Вообще в его облике было что-то ястребиное, хищное, но вот в эти минуты — минуты страсти, скорости, упоения — все это отлетало от него как шелуха.
А когда все это кончалось и страсть, удовлетворенная, слегка остывала в Глебе, а у всех остальных появлялась усталость, яхта прибивалась к противоположному берегу… Здесь были лужайки, а чуть дальше — кустарник, а еще дальше — лес, и хорошо было после скорости и безумия полежать на траве, погрызть соломинку, посмотреть на небо, подумать… Или хорошо было побаловаться с Маринкой, защекотать ее, затормошить, пока она не взмолится: «Папа! Папа!
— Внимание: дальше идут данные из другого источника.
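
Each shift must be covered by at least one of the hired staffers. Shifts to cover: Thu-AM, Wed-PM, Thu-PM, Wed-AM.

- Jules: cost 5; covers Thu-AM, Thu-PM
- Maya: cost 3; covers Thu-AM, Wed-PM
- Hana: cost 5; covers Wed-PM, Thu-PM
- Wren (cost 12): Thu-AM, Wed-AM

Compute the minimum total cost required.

This is an integer covering problem.
The greedy cost-per-new-shift heuristic would pick Maya, Jules, and Wren for 20, but a cheaper cover exists.
Choose Hana and Wren: together they cover Thu-AM, Wed-PM, Thu-PM, Wed-AM — every shift.
Total cost: 5 + 12 = 17.
No cover costs less than 17.

17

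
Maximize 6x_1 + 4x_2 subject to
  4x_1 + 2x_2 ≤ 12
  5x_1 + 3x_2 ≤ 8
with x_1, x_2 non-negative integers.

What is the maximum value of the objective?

(x_1,x_2)=(1,1) is feasible, giving 10.
(x_1,x_2)=(0,2) is feasible, giving 8.
(x_1,x_2)=(1,0) is feasible, giving 6.
(x_1,x_2)=(0,1) is feasible, giving 4.
The best lattice point is (1,1), giving 10.

10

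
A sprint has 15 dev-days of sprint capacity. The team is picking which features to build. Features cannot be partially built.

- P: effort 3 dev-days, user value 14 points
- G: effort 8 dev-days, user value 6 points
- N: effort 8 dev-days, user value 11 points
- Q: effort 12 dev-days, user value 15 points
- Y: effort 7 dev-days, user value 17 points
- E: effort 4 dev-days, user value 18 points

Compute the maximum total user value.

Allowing fractional choices, the relaxed optimum would be about 50.4, but features are indivisible.
P + Y + E: effort 3 + 7 + 4 = 14 ≤ 15, user value 14 + 17 + 18 = 49.
P + N + E: effort 3 + 8 + 4 = 15 ≤ 15, user value 14 + 11 + 18 = 43.
Best is P, Y, and E with total user value 49.

49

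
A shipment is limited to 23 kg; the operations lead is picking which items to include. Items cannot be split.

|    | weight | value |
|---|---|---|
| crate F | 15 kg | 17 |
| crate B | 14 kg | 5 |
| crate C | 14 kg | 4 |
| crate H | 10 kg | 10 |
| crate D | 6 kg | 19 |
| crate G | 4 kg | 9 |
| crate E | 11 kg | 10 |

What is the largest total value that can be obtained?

Treat it as a binary knapsack problem.
Take crate H, crate D, and crate G: weight 10 + 6 + 4 = 20 ≤ 23, value 10 + 19 + 9 = 38.
No feasible combination exceeds this.

38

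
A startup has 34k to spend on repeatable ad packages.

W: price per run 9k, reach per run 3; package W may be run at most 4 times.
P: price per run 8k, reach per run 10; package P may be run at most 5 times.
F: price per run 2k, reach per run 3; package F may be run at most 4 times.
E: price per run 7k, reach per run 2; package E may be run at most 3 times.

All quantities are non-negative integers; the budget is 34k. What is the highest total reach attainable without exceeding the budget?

F has the best ratio (3/2); taking only F gives at most 4×3 = 12 (stopped by the supply cap of 4).
Mixing does better — 4×P and 1×F: price 34 ≤ 34, reach 4·10 + 1·3 = 43.

43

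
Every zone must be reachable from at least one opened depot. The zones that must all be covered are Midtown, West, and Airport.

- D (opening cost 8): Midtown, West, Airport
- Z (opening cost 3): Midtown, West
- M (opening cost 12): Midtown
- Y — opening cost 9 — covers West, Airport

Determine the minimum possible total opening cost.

8

The greedy cost-per-new-zone heuristic would pick Z and D for 11, but a cheaper cover exists.
D alone covers Midtown, West, Airport — every zone.
Total opening cost: 8.
No cover costs less than 8.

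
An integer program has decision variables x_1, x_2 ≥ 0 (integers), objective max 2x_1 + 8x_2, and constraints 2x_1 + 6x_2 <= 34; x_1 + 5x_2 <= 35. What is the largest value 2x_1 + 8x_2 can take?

Relaxing integrality, the LP optimum is 45.33 at (x_1,x_2) = (0, 5.67), which is not an integer point.
(x_1,x_2)=(2,5) is feasible, giving 44.
(x_1,x_2)=(1,5) is feasible, giving 42.
(x_1,x_2)=(0,5) is feasible, giving 40.
(x_1,x_2)=(3,4) is feasible, giving 38.
No feasible integer point exceeds 44.

44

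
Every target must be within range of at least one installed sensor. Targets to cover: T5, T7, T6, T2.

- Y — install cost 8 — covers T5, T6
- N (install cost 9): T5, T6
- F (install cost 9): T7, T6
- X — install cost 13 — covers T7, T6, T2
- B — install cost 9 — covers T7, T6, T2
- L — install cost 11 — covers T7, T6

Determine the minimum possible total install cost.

Choose Y and B: together they cover T5, T7, T6, T2 — every target.
Total install cost: 8 + 9 = 17.
No cover costs less than 17.

17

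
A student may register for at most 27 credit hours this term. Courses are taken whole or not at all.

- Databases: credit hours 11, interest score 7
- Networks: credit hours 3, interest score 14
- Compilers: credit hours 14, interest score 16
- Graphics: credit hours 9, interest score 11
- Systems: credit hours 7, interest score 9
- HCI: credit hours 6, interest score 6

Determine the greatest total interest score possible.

41

This is a 0-1 knapsack instance.
Allowing fractional choices, the relaxed optimum would be about 43.1, but courses are indivisible.
Networks + Compilers + Systems: credit hours 3 + 14 + 7 = 24 ≤ 27, interest score 14 + 16 + 9 = 39.
Networks + Graphics + Systems + HCI: credit hours 3 + 9 + 7 + 6 = 25 ≤ 27, interest score 14 + 11 + 9 + 6 = 40.
Networks + Compilers + Graphics: credit hours 3 + 14 + 9 = 26 ≤ 27, interest score 14 + 16 + 11 = 41.
Best is Networks, Compilers, and Graphics with total interest score 41.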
Ну папка! Ну папка же!..» За это «же», которое звучало как «жи», он часто называл ее: «Жи-жи», и еще все припоминал ей, как она говорила раньше «Мази». Когда она была совсем маленькая, ее просили, скажи: «Ма-рин-ка», а она говорила: «Ма-зи, Ма-зи…» И вот теперь Витя слегка дразнил ее «Жи-жи», «Ма-зи…», и ей это казалось почему-то очень смешным, и она заливалась как колокольчик.
— Мар, ну ты перестанешь? — говорил Сережа.
— А тебя не спрашивают, вот ты и не сплясывай! — отвечала припевом Маринка.
— Научилась бы говорить сначала, — усмехнулся Сережа.
— А вот и умею!
— А вот и не умеешь!
— А вот и неправда!
— А вот и правда!
— А вот и бе-бе-бе! — показывала Маринка язык, и это был сильный довод, и все смеялись.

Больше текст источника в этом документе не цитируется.